주께서 주의 백성을 무료로 파심이여 저희 값으로 이익을 얻지 못하셨나이다
13 Gij maakt ons tot smaad onzer buren, Tot spot en hoon voor die ons omringen;
주께서 우리로 이웃에게 욕을 당케 하시니 둘러 있는 자가 조소하고 조롱하나이다
14 Gij laat de heidenen over ons schimpen, De volkeren meewarig het hoofd over ons schudden.
주께서 우리로 열방 중에 말거리가 되게 하시며 민족 중에서 머리 흔듦을 당케 하셨나이다
15 Mijn schande staat mij altijd voor ogen, En de schaamte bedekt mijn gelaat,
나의 능욕이 종일 내 앞에 있으며 수치가 내 얼굴을 덮었으니
16 Om de praatjes van schimper en spotter, Om de blik van vijand en hater.
나를 비방하고 후욕하는 소리를 인함이요 나의 원수와 보수자의 연고니이다
17 En dit alles trof ons, ofschoon wij U niet hebben vergeten, En uw Verbond niet hebben verbroken.
이 모든 일이 우리에게 임하였으나 우리가 주를 잊지 아니하며 주의 언약을 어기지 아니하였나이다
18 Ons hart is niet afvallig geworden, Onze schreden dwaalden niet af van uw pad;
우리 마음이 퇴축지 아니하고 우리 걸음도 주의 길을 떠나지 아니하였으나
19 Toch hebt Gij ons naar het oord der jakhalzen verwezen, En ons met de schaduw des doods overdekt.
주께서 우리를 시랑의 처소에서 심히 상해하시고 우리를 사망의 그늘로 덮으셨나이다
20 Of, hadden wij de Naam van onzen God soms vergeten, Onze handen naar vreemde goden geheven:
우리가 우리 하나님의 이름을 잊어버렸거나 우리 손을 이방 신에게 향하여 폈더면
21 Zou God het misschien niet hebben geweten, Hij, die de hartsgeheimen doorgrondt?

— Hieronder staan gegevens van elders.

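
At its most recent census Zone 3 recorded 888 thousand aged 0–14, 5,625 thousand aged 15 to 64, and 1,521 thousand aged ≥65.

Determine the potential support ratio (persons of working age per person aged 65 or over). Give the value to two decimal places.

Potential support ratio: 3.70

Potential support ratio = 5,625 / 1,521 = 3.70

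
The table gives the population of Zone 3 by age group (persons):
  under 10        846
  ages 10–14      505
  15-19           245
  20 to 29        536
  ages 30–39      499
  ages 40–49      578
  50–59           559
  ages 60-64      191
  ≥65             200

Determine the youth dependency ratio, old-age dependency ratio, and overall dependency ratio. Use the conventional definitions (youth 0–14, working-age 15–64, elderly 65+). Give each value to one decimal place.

Youth dependency ratio: 51.8
Old-age dependency ratio: 7.7
Total dependency ratio: 59.5

0–14: 846 + 505 = 1,351
15–64: 245 + 536 + 499 + 578 + 559 + 191 = 2,608
65+: 200
Youth dependency ratio = 1,351 / 2,608 × 100 = 51.8
Old-age dependency ratio = 200 / 2,608 × 100 = 7.7
Total dependency ratio = (1,351 + 200) / 2,608 × 100 = 1,551 / 2,608 × 100 = 59.5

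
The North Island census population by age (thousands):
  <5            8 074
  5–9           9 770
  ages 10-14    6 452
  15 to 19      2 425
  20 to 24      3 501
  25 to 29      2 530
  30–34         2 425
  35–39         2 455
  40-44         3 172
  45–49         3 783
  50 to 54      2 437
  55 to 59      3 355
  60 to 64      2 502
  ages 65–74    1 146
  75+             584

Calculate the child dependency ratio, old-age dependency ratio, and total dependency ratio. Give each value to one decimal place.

Youth dependency ratio: 85.0
Old-age dependency ratio: 6.1
Total dependency ratio: 91.0

0–14: 8 074 + 9 770 + 6 452 = 24 296
15–64: 2 425 + 3 501 + 2 530 + 2 425 + 2 455 + 3 172 + 3 783 + 2 437 + 3 355 + 2 502 = 28 585
65+: 1 146 + 584 = 1 730
Youth dependency ratio = 24 296 / 28 585 × 100 = 85.0
Old-age dependency ratio = 1 730 / 28 585 × 100 = 6.1
Total dependency ratio = (24 296 + 1 730) / 28 585 × 100 = 26 026 / 28 585 × 100 = 91.0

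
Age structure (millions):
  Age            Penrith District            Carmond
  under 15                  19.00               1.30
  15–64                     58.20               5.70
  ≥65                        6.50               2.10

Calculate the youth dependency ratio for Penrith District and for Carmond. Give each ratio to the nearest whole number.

Penrith District: 19.00 / 58.20 × 100 = 33
Carmond: 1.30 / 5.70 × 100 = 23

Penrith District: 33
Carmond: 23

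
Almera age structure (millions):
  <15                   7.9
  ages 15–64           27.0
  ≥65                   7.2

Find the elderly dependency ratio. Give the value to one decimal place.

Old-age dependency ratio: 26.7

Old-age dependency ratio = 7.2 / 27.0 × 100 = 26.7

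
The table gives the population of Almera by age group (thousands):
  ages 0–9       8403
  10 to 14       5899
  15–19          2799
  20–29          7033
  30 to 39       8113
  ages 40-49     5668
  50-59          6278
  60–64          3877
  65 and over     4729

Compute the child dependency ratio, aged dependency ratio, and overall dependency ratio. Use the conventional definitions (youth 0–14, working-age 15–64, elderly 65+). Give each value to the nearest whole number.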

하나님이 이를 더듬어 내지 아니하셨으리이까? 대저 주는 마음의 비밀을 아시나이다
22 Neen, om Uwentwil blijft men ons wurgen, En worden wij als slachtvee behandeld!
우리가 종일 주를 위하여 죽임을 당케 되며 도살할 양같이 여김을 받았나이다
23 Sta op dan; waarom zoudt Gij slapen, o Heer! Ontwaak; blijf ons niet altijd verstoten!
주여, 깨소서 어찌하여 주무시나이까? 일어나시고 우리를 영영히 버리지 마소서
24 Waarom zoudt Gij uw aanschijn verbergen, Onze nood en ellende vergeten?
어찌하여 주의 얼굴을 가리우시고 우리 고난과 압제를 잊으시나이까?
25 Want onze ziel ligt gebukt in het stof, En ons lichaam kleeft vast aan de grond.
우리 영혼은 진토에 구푸리고 우리 몸은 땅에 붙었나이다
26 Sta op, ons te hulp! Red ons om wille van uw genade!